Não se distraem durante nenhuma atividade importante. Nem indo à cozinha para buscar a décima xícara de café no dia. Nem pensando na catástrofe no Oriente Médio. Nem encarando as pontas duplas no cabelo e calculando quando poderá ser feito um novo corte. Nem planejando a janta de mais tarde. Nem abrindo uma nova aba do navegador sabe-se Deus para quê. Nem digitando inevitavelmente o endereço http://www.facebook.com para ver as últimas notificações. Nem conferindo se aquele telefone que nem é necessário foi mesmo anotado naquela folha minutos antes só porque sim. Nem ouvindo aquela música que o cérebro cantarola de vinte em vinte minutos desde às sete da manhã. Nem comentando a última fofoca da firma com a amiga. Nem apoiando a cabeça sobre as mãos para encarar profundas questões existenciais. Nem verificando se cada unha está com o mesmo tamanho da sua equivalente da mão oposta. Nem trocando a fita crepe que segura uma pequena parte pendente ao resto do fone de ouvido do celular. Nem se entregando à propaganda da Avon que está passando na televisão. Nem se abandonando à tentativa de lembrar daquele poema lido na noite anterior. Nem pesquisando no google onde vai o “z” de Nietzsche porque a gente sempre esquece e vai que é preciso escrever. Nem planejando irrealidades pra viagem que ainda demora quinze dias para acontecer. Nem sentindo culpa por ignorar aquela ligação no celular. Nem roendo o cantinhos das unhas. Nem desejando todos os doces do mundo. Nem relendo mais ou menos quinze vezes o que se escreveu para ter certeza de que não é preciso mudar nada. Nem refletindo sobre si mesma elucubrando sobre si mesma sem entender quase nada de si mesma.

Tem essas pessoas, né.

Ao contrário de mim.

 

Escrevo porque preciso, me calo porque canso

Eu queria escrever até as digitais ficarem gastas e me brotarem sangue dos dedos. Escrever sempre me pareceu uma saída, um refúgio, um alento. Eu queria escrever até ver os viventes virarem pó, até sentir as décadas descerrarem, até me olhar no espelho e não me reconhecer.

Eu queria escrever livros, contos e poemas. Letras de música sem melodias. Bulas de remédio ou receitas de bolo.”Coloque duas gotas de ilusão – e não duzentas! – e mexa”. “Tome dois comprimidos por hora, até o fim da vida. Não adiantará”.
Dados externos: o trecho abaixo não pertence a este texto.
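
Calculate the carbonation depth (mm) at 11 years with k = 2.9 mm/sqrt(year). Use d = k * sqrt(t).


depth = k * sqrt(t)
= 2.9 * sqrt(11)
= 9.62 mm

9.62


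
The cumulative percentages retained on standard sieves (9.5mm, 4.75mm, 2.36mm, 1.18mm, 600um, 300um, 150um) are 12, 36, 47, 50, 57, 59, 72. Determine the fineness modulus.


FM = sum(cumulative % retained) / 100
= 333 / 100
= 3.33

3.33


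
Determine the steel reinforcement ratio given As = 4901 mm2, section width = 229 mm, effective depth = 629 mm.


rho = As / (b * d)
= 4901 / (229 * 629)
= 0.034

0.034


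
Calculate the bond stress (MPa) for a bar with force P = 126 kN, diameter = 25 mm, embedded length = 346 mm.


u = P / (pi * db * ld)
= 126 * 1000 / (pi * 25 * 346)
= 4.637 MPa

4.637


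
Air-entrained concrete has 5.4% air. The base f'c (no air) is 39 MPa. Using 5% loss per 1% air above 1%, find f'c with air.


Strength loss = (5.4 - 1) * 5 = 22.0%
f'c = 39 * (1 - 22.0/100)
= 30.42 MPa

30.42


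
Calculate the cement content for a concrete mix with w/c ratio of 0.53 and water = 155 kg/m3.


Cement = water / (w/c)
= 155 / 0.53
= 292.5 kg/m3

292.5


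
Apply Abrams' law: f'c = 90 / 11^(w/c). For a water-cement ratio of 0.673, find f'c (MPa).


f'c = 90 / 11^0.673
= 90 / 5.022
= 17.92 MPa

17.92


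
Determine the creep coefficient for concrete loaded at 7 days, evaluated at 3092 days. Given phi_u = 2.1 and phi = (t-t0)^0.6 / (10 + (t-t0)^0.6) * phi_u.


dt = 3092 - 7 = 3085
phi = 3085^0.6 / (10 + 3085^0.6) * 2.1
= 1.943

1.943


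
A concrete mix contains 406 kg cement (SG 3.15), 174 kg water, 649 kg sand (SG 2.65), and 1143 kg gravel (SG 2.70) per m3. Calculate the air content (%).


Vol cement = 406 / (3.15 * 1000) = 0.128889 m3
Vol water = 174 / 1000 = 0.174 m3
Vol sand = 649 / (2.65 * 1000) = 0.244906 m3
Vol gravel = 1143 / (2.70 * 1000) = 0.423333 m3
Total solid + water volume = 0.971128 m3
Air = (1 - 0.971128) * 100 = 2.89%

2.89


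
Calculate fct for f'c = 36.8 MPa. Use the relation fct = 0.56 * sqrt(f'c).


fct = 0.56 * sqrt(36.8)
= 0.56 * 6.066
= 3.397 MPa

3.397


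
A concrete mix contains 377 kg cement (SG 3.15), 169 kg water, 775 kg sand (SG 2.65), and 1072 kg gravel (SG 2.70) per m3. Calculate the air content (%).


Vol cement = 377 / (3.15 * 1000) = 0.119683 m3
Vol water = 169 / 1000 = 0.169 m3
Vol sand = 775 / (2.65 * 1000) = 0.292453 m3
Vol gravel = 1072 / (2.70 * 1000) = 0.397037 m3
Total solid + water volume = 0.978172 m3
Air = (1 - 0.978172) * 100 = 2.18%

2.18


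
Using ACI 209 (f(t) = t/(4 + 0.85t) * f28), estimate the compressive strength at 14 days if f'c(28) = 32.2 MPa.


f(14) = 14 / (4 + 0.85 * 14) * 32.2
= 14 / 15.9 * 32.2
= 28.35 MPa

28.35


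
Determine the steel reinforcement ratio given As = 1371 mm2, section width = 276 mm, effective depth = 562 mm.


rho = As / (b * d)
= 1371 / (276 * 562)
= 0.0088

0.0088


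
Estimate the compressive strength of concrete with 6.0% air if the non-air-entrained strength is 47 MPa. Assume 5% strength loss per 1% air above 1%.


Strength loss = (6.0 - 1) * 5 = 25.0%
f'c = 47 * (1 - 25.0/100)
= 35.25 MPa

35.25


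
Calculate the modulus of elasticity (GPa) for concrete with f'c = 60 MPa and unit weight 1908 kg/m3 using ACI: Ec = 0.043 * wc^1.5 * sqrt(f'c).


Ec = 0.043 * 1908^1.5 * sqrt(60) / 1000
= 27.76 GPa

27.76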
Eu queria escrever até que o coração acalmasse, a cabeça aquietasse. Até que eu estivesse finalmente…vazia. Eu queria escrever. Mas o quê? Sinto, preementemente, que não há nada. Ainda assim o peito – caetanamente – me parece farto: de ausência.

Eu queria escrever porque escrevo para sobreviver. Em muitos sentidos figurados. Porque a escrita me faz volátil, absorvível, intranhável. Não mesclo cores, ou moldo formas, só o que sei é juntar palavras. E, prosaicamente, somente ao teclado.